Ainsi, nous devons impérativement saisir l’occasion de la conférence des donateurs du 15 mai prochain, à Bruxelles, pour prendre des initiatives fortes et annoncer une véritable refondation de l’ensemble de notre politique d’aide publique au développement, qui redéfinisse ses objectifs, ses enjeux et ses moyens.

C’est l’une des raisons pour lesquelles je partage les critiques faites dans le rapport d’information de nos collègues sur l’échec de cinquante ans de coopération avec ces pays, et sur le constat accablant de l’amenuisement de notre aide bilatérale, déjà très faible, aux pays les plus pauvres. Ils ont raison de souligner l’absolue nécessité, au-delà de son augmentation, du recentrage de cette aide, en particulier sur l’économie rurale, qui est l’une de leurs richesses potentielles.

Êtes-vous décidés, messieurs les ministres des affaires étrangères et du développement, à porter fermement dans ce sens la voix de la France lors de la réunion de Bruxelles ?

Veillons désormais, par des actes concrets, à rompre avec l’image d’une France pilleuse des richesses minières ou pétrolières de l’Afrique.

Nouons de nouveaux partenariats, de nouvelles relations économiques avec les États, débarrassés des arrière-pensées de simple préservation de nos intérêts économiques et stratégiques, de nos marchés, de notre accès à l’uranium ou au pétrole.

Soutenons, par exemple, les collectivités territoriales maliennes dans leur volonté d’obtenir des compagnies minières internationales la transparence de leurs activités et des contrats passés, afin qu’elles puissent négocier une juste répartition des richesses produites en faveur des territoires et des populations concernées.

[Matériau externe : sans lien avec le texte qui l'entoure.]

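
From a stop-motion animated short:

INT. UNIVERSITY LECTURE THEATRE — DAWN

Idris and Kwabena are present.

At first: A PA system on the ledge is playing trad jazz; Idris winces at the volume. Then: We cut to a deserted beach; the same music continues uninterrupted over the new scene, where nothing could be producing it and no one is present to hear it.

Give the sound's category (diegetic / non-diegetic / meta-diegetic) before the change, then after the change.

Before the change: a PA system is a real in-scene source and Idris reacts to it → diegetic.
After the change: there is no longer any in-world source and no one can hear it — it has become underscore → non-diegetic.

diegetic, non-diegetic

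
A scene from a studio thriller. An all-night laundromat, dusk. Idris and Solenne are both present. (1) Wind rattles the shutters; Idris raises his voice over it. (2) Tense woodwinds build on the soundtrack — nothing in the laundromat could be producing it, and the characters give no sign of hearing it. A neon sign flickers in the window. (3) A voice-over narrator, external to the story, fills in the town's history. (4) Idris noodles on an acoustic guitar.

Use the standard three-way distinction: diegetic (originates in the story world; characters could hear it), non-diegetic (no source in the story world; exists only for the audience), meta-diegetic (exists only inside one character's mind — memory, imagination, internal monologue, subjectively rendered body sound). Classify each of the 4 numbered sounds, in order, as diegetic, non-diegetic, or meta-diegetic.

(1) is diegetic: it's the actual ambient sound of the location.
Sound (2): nothing in the laundromat produces it and the characters don't hear it — pure soundtrack, so non-diegetic.
Sound (3): commentary laid over the scene from outside the fiction, so non-diegetic.
(4) a character is playing an acoustic guitar on screen → diegetic.

diegetic, non-diegetic, non-diegetic, diegetic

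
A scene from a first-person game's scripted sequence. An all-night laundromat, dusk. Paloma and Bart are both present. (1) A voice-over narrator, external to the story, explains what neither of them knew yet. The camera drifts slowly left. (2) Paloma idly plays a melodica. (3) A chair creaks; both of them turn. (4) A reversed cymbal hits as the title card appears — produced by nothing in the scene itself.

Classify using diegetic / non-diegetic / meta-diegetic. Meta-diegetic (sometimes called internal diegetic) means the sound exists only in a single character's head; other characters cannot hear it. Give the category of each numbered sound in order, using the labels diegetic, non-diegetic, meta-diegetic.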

Le débat que nous avons ce soir met fortement en évidence le fait que, dans ce type de crise internationale, il faut avoir une approche globale et traiter les causes et pas seulement les conséquences.

Nous craignons que le mandat qui va nous être conféré ne concerne que le seul maintien d’une présence militaire dans ce pays. Il ne nous paraît pas adapté à la nécessité d’offrir maintenant à ce dernier de réelles perspectives de développement et de souveraineté.

En conséquence, et compte tenu des éléments que nous avons à ce jour à notre disposition, le groupe communiste, républicain et citoyen a choisi de ne pas se prononcer en faveur du maintien de nos troupes sur le sol malien…

Mme Nathalie Goulet. Ah !

Mme Michelle Demessine. … et préfère s’abstenir.